For when I look back on season 2014-15, that’s what stands out – the amount of close games that were contested.
Eight of the 10 teams were involved in at least one game decided by seven runs or less, with Kangaroo Flat and Sandhurst two teams, in particular, that provided plenty of value for money for their supporters.
The Roos played in three games decided by seven runs or less, but lost them all. What could have been.
And what about Sandhurst – in four consecutive matches from rounds five to eight the Dragons lost games by one wicket, one run, seven runs and one run.
The wooden spoon doesn’t do justice to how competitive the Dragons were, but there’s the challenge going forward – learning to win.
There was the tied game between Strathfieldsaye and Huntly-North Epsom in round nine that featured an extraordinary double from Jets captain Ben Devanny, who made 95 out of 158 and then took a club record 8-51. It seems unfair that such a performance still only warrants 3 votes in the Cricketer of the Year Award.
It was one of those tipsters nightmare seasons right from day one when Huntly-North Epsom upset Strathdale at All Seasons Oval, with the only constant being to expect the unexpected.
There was the emergence of the young guns of the competition.
Bendigo’s Nathan Fitzpatrick (115) and Kyle Chant (100); Kangaroo Flat’s Lachlan Shelton (102); Sandhurst’s Lucas Hutchinson (100); and White Hills Brayden Stepien (170) all made their maiden BDCA first XI tons.
And a not-quite-so-young-guy in Ben DeAraugo finally broke through for that first century in his 141st innings for Strathdale.

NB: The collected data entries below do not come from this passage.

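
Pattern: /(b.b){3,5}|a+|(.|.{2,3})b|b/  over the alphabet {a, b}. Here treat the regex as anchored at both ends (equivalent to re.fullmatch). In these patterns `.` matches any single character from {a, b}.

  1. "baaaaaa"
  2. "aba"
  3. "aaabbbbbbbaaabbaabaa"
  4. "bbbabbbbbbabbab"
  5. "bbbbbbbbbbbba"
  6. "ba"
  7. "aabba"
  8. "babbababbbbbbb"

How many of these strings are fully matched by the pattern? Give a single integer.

1 → no match
2 → no match
3 → no match
4 → no match
5 → no match
6 → no match
7 → no match
8 → no match
Total matched: 0

0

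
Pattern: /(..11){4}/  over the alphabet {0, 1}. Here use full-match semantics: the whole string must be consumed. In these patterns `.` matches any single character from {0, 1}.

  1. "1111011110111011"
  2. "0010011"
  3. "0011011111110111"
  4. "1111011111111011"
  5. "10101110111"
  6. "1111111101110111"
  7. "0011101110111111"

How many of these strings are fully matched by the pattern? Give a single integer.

1 → match
2 → no match
3 → match
4 → match
5 → no match
6 → match
7 → match
Total matched: 5

5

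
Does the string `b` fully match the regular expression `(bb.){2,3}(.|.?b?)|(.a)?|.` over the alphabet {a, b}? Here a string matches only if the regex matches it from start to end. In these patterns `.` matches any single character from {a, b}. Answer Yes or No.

Yes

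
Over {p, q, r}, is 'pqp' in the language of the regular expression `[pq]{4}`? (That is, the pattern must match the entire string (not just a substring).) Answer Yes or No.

No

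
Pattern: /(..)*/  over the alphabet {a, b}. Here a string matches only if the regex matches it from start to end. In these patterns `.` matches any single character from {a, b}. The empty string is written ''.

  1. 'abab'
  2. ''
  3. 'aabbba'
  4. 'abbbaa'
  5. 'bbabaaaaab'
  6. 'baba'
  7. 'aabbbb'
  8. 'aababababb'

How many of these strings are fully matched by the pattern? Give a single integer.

1. 'abab' → match
2. '' → match
3. 'aabbba' → match
4. 'abbbaa' → match
5. 'bbabaaaaab' → match
6. 'baba' → match
7. 'aabbbb' → match
8. 'aababababb' → match
Total matched: 8

8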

Golden Square youngsters Scott Woodman (22 wickets and missed four games); Sandhurst’s Liam Bowe (30); Strathfieldsaye’s Xavier Crone (20); and the Bendigo duo of Fitzpatrick (23) and Alex Pearson (23) showed their wares with the ball and all have bright futures ahead of them.
At the other end of the scale, the veterans of the competition also created their share of the headlines.
What an achievement by Kangaroo Flat captain Adam Burns (443 runs, 42 wickets) to win a third BDCA Cricketer of the Year, 11 years after taking it out for the first time, while Bendigo United’s Heath Behrens with 10,578 is now the all-time leading run-scorer in BDCA history, surpassing the late Leon Grose.
Sandhurst’s Craig Howard (392 runs, 28 wickets) showed he’s just as wily as ever with bat and ball; as did another old fox in Bendigo United’s Nick Crawford (34 wickets); Bendigo’s Glenn Franzi notched 300 first XI games in the BDCA; while Strathfieldsaye’s Ben Devanny (650 runs, 40 wickets) said “follow me boys” to his team-mates – and they did, all the way to the grand final.
The rise of the Jets from perennial battlers over the past decade to grand finalists was one of the stories of 2014-15, but the challenge is to back it up again next season and not just be one-hit wonders.
And what about the recruits into the competition – Eaglehawk’s Shaun Knott (38 wickets, 125 runs); Huntly-North Epsom’s Adam Ward (520 runs, 30 wickets); and White Hills’ Mitch Winter-Irving (402 runs, 18 wickets) all joined the BDCA and played for Victoria Country.
As did Eaglehawk’s Richard Tibbett, giving the BDCA four of the 13 members of the Vic Country team for the Australian Country Cricket Championships, which were superbly hosted in Bendigo during January.
There was innovation in the first ever two-day game played under lights at the QEO with a pink ball between Kangaroo Flat and White Hills in one of those games decided by seven runs or less; while four clubs celebrated flags – Strathdale (first XI); Golden Square (second XI); Strathfieldsaye (third XI); and Bendigo (Twenty20 and under-18).
Apart from the near-miss by 12 runs in the Melbourne Country Week final against Sale-Maffra last month, there wasn’t much else the BDCA could have asked from its 2014-15 season.
The gripping finish to the grand final last Sunday was just the icing on the cake.